Der Mönchengladbacher Mike Kucksdorf leitet den Festivalvermarkter Festivalfire sowie die Kreativagentur Error.
Foto: ERROR

Dabei fiel ihm auf: „Das ist ein wahnsinnig mühseliger Prozess aus Klinkenputzen und Nachhaken. Denn, ob man es glaubt oder nicht, viele Konzerne haben keine eigene Abteilung für Sponsoring. Dementsprechend fehlt es vielen Festivals, oder Open Airs an einem Netzwerk.“ Aus dieser Erfahrung heraus gründete er eines seiner Unternehmen, Festivalfire, über das er anderen Festivals und Liveproduktionen sein Know-How in Sachen Vermarktung weitergeben konnte.

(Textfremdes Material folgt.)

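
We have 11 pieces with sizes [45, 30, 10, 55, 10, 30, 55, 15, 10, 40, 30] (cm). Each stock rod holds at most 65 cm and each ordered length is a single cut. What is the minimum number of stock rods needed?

Total = 55 + 55 + 45 + 40 + 30 + 30 + 30 + 15 + 10 + 10 + 10 = 330 cm.
Lower bound: ⌈330/65⌉ = 6 stock rods.
A packing using 6 stock rods:
  stock rod 1: 55 + 10 = 65
  stock rod 2: 55 + 10 = 65
  stock rod 3: 45 + 15 = 60
  stock rod 4: 40 + 10 = 50
  stock rod 5: 30 + 30 = 60
  stock rod 6: 30 = 30
This matches the lower bound, so 6 is optimal.

6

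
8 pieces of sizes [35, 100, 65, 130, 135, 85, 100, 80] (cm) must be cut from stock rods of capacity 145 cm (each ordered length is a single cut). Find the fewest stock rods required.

Total = 135 + 130 + 100 + 100 + 85 + 80 + 65 + 35 = 730 cm.
Lower bound: ⌈730/145⌉ = 6 stock rods.
A packing using 6 stock rods:
  stock rod 1: 135 = 135
  stock rod 2: 130 = 130
  stock rod 3: 100 + 35 = 135
  stock rod 4: 100 = 100
  stock rod 5: 85 = 85
  stock rod 6: 80 + 65 = 145
This matches the lower bound, so 6 is optimal.

6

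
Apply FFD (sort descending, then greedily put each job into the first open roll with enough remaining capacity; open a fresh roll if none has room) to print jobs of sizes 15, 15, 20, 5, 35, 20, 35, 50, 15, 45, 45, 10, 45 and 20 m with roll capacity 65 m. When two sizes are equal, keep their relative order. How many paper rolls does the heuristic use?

6

Sorted descending: 50, 45, 45, 45, 35, 35, 20, 20, 20, 15, 15, 15, 10, 5.
  50 → roll 1 (new)  [load 50/65]
  45 → roll 2 (new)  [load 45/65]
  45 → roll 3 (new)  [load 45/65]
  45 → roll 4 (new)  [load 45/65]
  35 → roll 5 (new)  [load 35/65]
  35 → roll 6 (new)  [load 35/65]
  20 → roll 2  [load 65/65]
  20 → roll 3  [load 65/65]
  20 → roll 4  [load 65/65]
  15 → roll 1  [load 65/65]
  15 → roll 5  [load 50/65]
  15 → roll 5  [load 65/65]
  10 → roll 6  [load 45/65]
  5 → roll 6  [load 50/65]
6 paper rolls opened.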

Für Mike geht es in erster Linie darum, „Partner zu finden, die die Kultur des Festivals verstehen und im besten Fall widerspiegeln.“ Der lokale Sparkassenverband beispielsweise mache da bei offen antikommerziellen, antikapitalistischen Festival wie dem Fusion „gar keinen Sinn.“

Integrativ, emotional, authentisch: So müssen Festivals auf Besucher wirken

Aber wie muss sich ein modernes Festival denn dann aufstellen, wenn es starke, attraktive Partner an seiner Seite haben und damit die Finanzierung sichern will? Mikes drei Zauberwörter dafür lauten: Integrativ, emotional, authentisch.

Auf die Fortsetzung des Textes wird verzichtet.